Reinhart tested each of the 30 participants three times, once up-regulating the oscillations, once disrupting them, and once doing nothing. In tests where Reinhart cranked up the synchrony between the two brain regions, people learned faster, made fewer errors, and — when they did make an error — adjusted their performance more accurately. And, when he instead disrupted the oscillations and decreased the synchrony — in a very rough sense, flicking the switch from “smart” to “dumb” — subjects made more errors and learned slower. The effects were so subtle that the people themselves did not notice any improvement or impairment in the task, but the results were statistically significant.

Reinhart then replicated the experiment in 30 new participants, adding another study parameter by looking at only one side of the brain at a time. In all cases, he found that the right hemisphere of the brain was more relevant to changing behavior.

Then came the most intriguing part of the study. Thirty more participants came in and tried the task. First, Reinhart temporarily disrupted each subject’s brain activity, watching as their brain waves de-synchronized and their performance on the task declined. But this time, in the middle of the task, Reinhart switched the timing of the stimulation — again, turning the knob from “dumb” to “smart.” Participants recovered their original levels of brain synchrony and learning behavior within minutes.

“We were shocked by the results and how quickly the effects of the stimulation could be reversed,” says Reinhart.

Though Reinhart cautions that these results are very preliminary, he notes that many psychiatric and neurological disorders — including anxiety, Parkinson’s, autism, schizophrenia, ADHD, and Alzheimer’s — demonstrate disrupted oscillations. Currently, most of these disorders are treated with drugs that act on receptors throughout the brain. “Drugs are really messy,” says Reinhart. “They often affect very large regions of brain.” He imagines, instead, a future with precisely targeted brain stimulation that acts only on one critical node of a brain network, “like a finer scalpel.” Reinhart’s next line of research will test the technology on people with anxiety disorders.

There is also, of course, the promise of what the technology might offer to healthy brains. Several companies already market brain stimulation devices that claim to both enhance learning and decrease anxiety. YouTube videos show how to make your own, with double-A batteries and off-the-shelf electronics, a practice Reinhart discourages. “You can hurt yourself,” he says. “You can get burned and have current ringing around your head for days.”

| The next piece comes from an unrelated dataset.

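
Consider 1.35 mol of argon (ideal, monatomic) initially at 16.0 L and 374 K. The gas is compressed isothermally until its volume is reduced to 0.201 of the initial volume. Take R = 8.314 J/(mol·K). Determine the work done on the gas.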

He does, however, see the appeal. “I had volunteers in previous research who came back and said, ‘Hey, where can I get one of these? I’d love to have it prior to an exam,'” he says. “That was after we debriefed them and they were reading the papers about it.”

Somers notes that there are still many questions to answer about the technology before it goes mainstream: How long can the effect last? How big can you make it? Can you generalize from a simple laboratory task to much more complicated endeavors? “But the biggest question,” says Somers, “is how far you can go with this technology.”

“Think about any given workday,” says Somers. “You need to be really ‘on’ for one meeting, so you set aside some time on your lunch break for some brain stimulation. I think a lot of people would be really into that — it would be like three cups of coffee without the jitters.”